US to conduct extensive review for proposed coal ports
Conservationists are praising the Washington State Department of Ecology, which said this week it would carry out an extensive review of the proposed coal export terminal at Cherry Point near Bellingham, north of Seattle.
Coal is BC's number one export, bringing in $3.2 billion in provincial GDP in 2011 and accounting for 89% of the nation's coal shipments. According to PricewaterhouseCoopers, the province potentially holds about 12 billion tonnes of mineable coal resources.
But a recent proposed coal transfer station to be built at the Fraser Surrey Docks, which would handle up to 4 million metric tonnes of coal, has sparked debate, especially among local health authorities.
According to Fraser Health Authority chief medical officer Dr. Paul Van Buynder. It is necessary to assess first the possible health risks associated with the project.
"The barges travel up the river for 12 hours, not all of them have dust suppression as part of the proposal.
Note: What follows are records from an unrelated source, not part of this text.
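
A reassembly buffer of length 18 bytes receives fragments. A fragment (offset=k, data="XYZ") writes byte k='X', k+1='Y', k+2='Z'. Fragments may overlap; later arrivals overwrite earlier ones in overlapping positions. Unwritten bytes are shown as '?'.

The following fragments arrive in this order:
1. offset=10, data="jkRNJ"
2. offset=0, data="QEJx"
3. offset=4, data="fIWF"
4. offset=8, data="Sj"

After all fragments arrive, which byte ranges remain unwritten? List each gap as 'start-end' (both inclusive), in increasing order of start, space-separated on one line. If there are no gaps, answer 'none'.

Answer: 15-17

Derivation:
Fragment 1: offset=10 len=5
Fragment 2: offset=0 len=4
Fragment 3: offset=4 len=4
Fragment 4: offset=8 len=2
Gaps: 15-17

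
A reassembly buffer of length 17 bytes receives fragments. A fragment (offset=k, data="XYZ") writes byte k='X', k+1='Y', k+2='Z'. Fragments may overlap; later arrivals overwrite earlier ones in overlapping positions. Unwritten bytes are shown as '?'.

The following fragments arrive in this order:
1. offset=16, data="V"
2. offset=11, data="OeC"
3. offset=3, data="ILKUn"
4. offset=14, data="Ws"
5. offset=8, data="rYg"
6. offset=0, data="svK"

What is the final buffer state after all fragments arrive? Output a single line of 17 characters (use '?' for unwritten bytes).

Fragment 1: offset=16 data="V" -> buffer=????????????????V
Fragment 2: offset=11 data="OeC" -> buffer=???????????OeC??V
Fragment 3: offset=3 data="ILKUn" -> buffer=???ILKUn???OeC??V
Fragment 4: offset=14 data="Ws" -> buffer=???ILKUn???OeCWsV
Fragment 5: offset=8 data="rYg" -> buffer=???ILKUnrYgOeCWsV
Fragment 6: offset=0 data="svK" -> buffer=svKILKUnrYgOeCWsV

Answer: svKILKUnrYgOeCWsV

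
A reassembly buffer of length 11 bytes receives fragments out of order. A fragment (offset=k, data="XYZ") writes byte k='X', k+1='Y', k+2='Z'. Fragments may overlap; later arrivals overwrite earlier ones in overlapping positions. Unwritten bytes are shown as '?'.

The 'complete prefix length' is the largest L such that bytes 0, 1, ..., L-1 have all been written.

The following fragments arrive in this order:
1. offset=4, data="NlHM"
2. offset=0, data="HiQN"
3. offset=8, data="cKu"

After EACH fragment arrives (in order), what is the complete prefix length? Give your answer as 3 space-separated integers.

Fragment 1: offset=4 data="NlHM" -> buffer=????NlHM??? -> prefix_len=0
Fragment 2: offset=0 data="HiQN" -> buffer=HiQNNlHM??? -> prefix_len=8
Fragment 3: offset=8 data="cKu" -> buffer=HiQNNlHMcKu -> prefix_len=11

Answer: 0 8 11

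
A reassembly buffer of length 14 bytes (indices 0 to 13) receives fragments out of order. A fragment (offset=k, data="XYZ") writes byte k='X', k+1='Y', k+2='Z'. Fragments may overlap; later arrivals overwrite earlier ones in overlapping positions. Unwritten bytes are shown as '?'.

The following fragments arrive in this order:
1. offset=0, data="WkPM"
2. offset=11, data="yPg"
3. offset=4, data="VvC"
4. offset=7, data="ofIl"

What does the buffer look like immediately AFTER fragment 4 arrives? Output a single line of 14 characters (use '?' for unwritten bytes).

Answer: WkPMVvCofIlyPg

Derivation:
Fragment 1: offset=0 data="WkPM" -> buffer=WkPM??????????
Fragment 2: offset=11 data="yPg" -> buffer=WkPM???????yPg
Fragment 3: offset=4 data="VvC" -> buffer=WkPMVvC????yPg
Fragment 4: offset=7 data="ofIl" -> buffer=WkPMVvCofIlyPg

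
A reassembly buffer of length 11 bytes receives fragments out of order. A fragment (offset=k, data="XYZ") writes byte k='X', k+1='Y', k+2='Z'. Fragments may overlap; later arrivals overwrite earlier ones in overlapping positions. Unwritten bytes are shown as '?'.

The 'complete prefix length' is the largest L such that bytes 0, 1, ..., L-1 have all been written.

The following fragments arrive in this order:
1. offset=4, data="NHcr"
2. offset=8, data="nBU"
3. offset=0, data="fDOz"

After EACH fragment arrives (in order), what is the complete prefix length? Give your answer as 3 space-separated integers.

Fragment 1: offset=4 data="NHcr" -> buffer=????NHcr??? -> prefix_len=0
Fragment 2: offset=8 data="nBU" -> buffer=????NHcrnBU -> prefix_len=0
Fragment 3: offset=0 data="fDOz" -> buffer=fDOzNHcrnBU -> prefix_len=11

Answer: 0 0 11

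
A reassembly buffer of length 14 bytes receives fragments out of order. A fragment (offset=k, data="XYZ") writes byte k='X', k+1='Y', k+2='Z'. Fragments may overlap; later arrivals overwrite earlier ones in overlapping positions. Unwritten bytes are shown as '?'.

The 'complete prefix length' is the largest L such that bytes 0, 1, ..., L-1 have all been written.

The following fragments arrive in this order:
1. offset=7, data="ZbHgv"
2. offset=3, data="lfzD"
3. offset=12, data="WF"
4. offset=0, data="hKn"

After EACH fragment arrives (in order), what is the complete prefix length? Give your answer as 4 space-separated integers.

Fragment 1: offset=7 data="ZbHgv" -> buffer=???????ZbHgv?? -> prefix_len=0
Fragment 2: offset=3 data="lfzD" -> buffer=???lfzDZbHgv?? -> prefix_len=0
Fragment 3: offset=12 data="WF" -> buffer=???lfzDZbHgvWF -> prefix_len=0
Fragment 4: offset=0 data="hKn" -> buffer=hKnlfzDZbHgvWF -> prefix_len=14

Answer: 0 0 0 14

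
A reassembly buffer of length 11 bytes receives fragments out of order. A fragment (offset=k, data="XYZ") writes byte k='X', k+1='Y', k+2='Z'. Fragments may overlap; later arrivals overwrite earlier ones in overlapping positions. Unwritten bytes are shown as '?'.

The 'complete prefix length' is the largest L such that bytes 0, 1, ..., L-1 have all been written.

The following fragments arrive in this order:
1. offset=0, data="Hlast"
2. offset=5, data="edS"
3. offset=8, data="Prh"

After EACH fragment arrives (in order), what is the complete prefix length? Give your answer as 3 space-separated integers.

Answer: 5 8 11

Derivation:
Fragment 1: offset=0 data="Hlast" -> buffer=Hlast?????? -> prefix_len=5
Fragment 2: offset=5 data="edS" -> buffer=HlastedS??? -> prefix_len=8
Fragment 3: offset=8 data="Prh" -> buffer=HlastedSPrh -> prefix_len=11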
There will be a lot of impacts associated with the increased train travel,” he told CBC News in June.
In Canada and the US the coal industry and its backers have pushed for the addition of new terminals, claiming that they could help spur new jobs in areas that are struggling economically.
Americans say Wednesday’s decision treats coal differently from other commodities that move through Washington State ports and suggested the state is going beyond its responsibility, reports KPLU News.
But opponents argue that burning the 48 million tons of coal proposed for export at the terminal every year “would release roughly 100 million tons of carbon dioxide, a staggering figure that amounts to as much carbon pollution as every activity in the state of Washington combined,” reports Grist:
Second, moving that much coal to a terminal will create congestion throughout the region. There’s simply no way around the math. In Seattle, for example, both Sightline and the traffic analysis firm Parametrix have confirmed that new coal export shipments would completely close major center city streets by an additional one to three hours every day, 365 days per year.
A draft of the environmental impact study it is expected to be available by 2015.